This policy brief aims to help policymakers, academia, and the interested public obtain a better understanding of the structure and functioning of the international standardization system. It offers an overview of some of the main standardization organizations and current plastic standards, identifies some of the gaps in the landscape of these standards, and highlights the potential role, as well as the limitations, of standards in combatting plastic pollution. The paper also provides
recommendations for enhancing the impact and effectiveness of standardization.
The main messages from the paper are that:
- A broad range of standards related to plastics have been developed by different standards organizations. Currently, however, these standards do not form a comprehensive and complete set of instruments that can be applied consistently across international markets to combat plastic pollution or as indicators for measuring progress on addressing plastic pollution.
- Standards are for the most part voluntary instruments that have been developed by industry players and are intended for their use. There is a need for more involvement by governments to define priorities for standard-setting (such as supporting efforts to phase out certain types of plastics, and to promote greater reusability of plastic products, recycling, use of recycled plastics, and non-plastic substitutes) and to provide clear roadmaps for future work. Without such roadmaps, and a complementary regulatory and policy framework, standards on their own cannot provide a solution to the challenge of plastic pollution.

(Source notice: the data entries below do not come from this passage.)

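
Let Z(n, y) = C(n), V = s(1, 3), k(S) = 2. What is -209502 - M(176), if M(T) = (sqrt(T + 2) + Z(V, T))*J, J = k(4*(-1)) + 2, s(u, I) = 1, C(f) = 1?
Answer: -209506 - 4*sqrt(178) ≈ -2.0956e+5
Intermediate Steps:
V = 1
Z(n, y) = 1
J = 4 (J = 2 + 2 = 4)
M(T) = 4 + 4*sqrt(2 + T) (M(T) = (sqrt(T + 2) + 1)*4 = (sqrt(2 + T) + 1)*4 = (1 + sqrt(2 + T))*4 = 4 + 4*sqrt(2 + T))
-209502 - M(176) = -209502 - (4 + 4*sqrt(2 + 176)) = -209502 - (4 + 4*sqrt(178)) = -209502 + (-4 - 4*sqrt(178)) = -209506 - 4*sqrt(178)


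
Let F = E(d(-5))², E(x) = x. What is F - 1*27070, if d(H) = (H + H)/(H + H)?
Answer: -27069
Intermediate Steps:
d(H) = 1 (d(H) = (2*H)/((2*H)) = (2*H)*(1/(2*H)) = 1)
F = 1 (F = 1² = 1)
F - 1*27070 = 1 - 1*27070 = 1 - 27070 = -27069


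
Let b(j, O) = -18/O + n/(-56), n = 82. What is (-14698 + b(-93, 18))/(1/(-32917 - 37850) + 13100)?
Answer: -29128617171/25957335572 ≈ -1.1222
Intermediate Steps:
b(j, O) = -41/28 - 18/O (b(j, O) = -18/O + 82/(-56) = -18/O + 82*(-1/56) = -18/O - 41/28 = -41/28 - 18/O)
(-14698 + b(-93, 18))/(1/(-32917 - 37850) + 13100) = (-14698 + (-41/28 - 18/18))/(1/(-32917 - 37850) + 13100) = (-14698 + (-41/28 - 18*1/18))/(1/(-70767) + 13100) = (-14698 + (-41/28 - 1))/(-1/70767 + 13100) = (-14698 - 69/28)/(927047699/70767) = -411613/28*70767/927047699 = -29128617171/25957335572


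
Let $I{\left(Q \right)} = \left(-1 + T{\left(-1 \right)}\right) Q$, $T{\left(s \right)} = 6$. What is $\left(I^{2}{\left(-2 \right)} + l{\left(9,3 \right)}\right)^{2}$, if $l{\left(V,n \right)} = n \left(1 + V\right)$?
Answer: $16900$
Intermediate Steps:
$I{\left(Q \right)} = 5 Q$ ($I{\left(Q \right)} = \left(-1 + 6\right) Q = 5 Q$)
$\left(I^{2}{\left(-2 \right)} + l{\left(9,3 \right)}\right)^{2} = \left(\left(5 \left(-2\right)\right)^{2} + 3 \left(1 + 9\right)\right)^{2} = \left(\left(-10\right)^{2} + 3 \cdot 10\right)^{2} = \left(100 + 30\right)^{2} = 130^{2} = 16900$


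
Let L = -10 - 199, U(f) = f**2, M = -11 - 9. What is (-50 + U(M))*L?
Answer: -73150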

- Standards could play an important role in supporting a proposed global treaty on plastic pollution, including by establishing targets and tools for monitoring their implementation. For this purpose, standards organizations will need to apply a holistic and comprehensive approach that addresses the whole plastics value chain and all sources of environmental leakage. Further, they should increase their cooperation and look at ways to reduce the current fragmentation between different standards.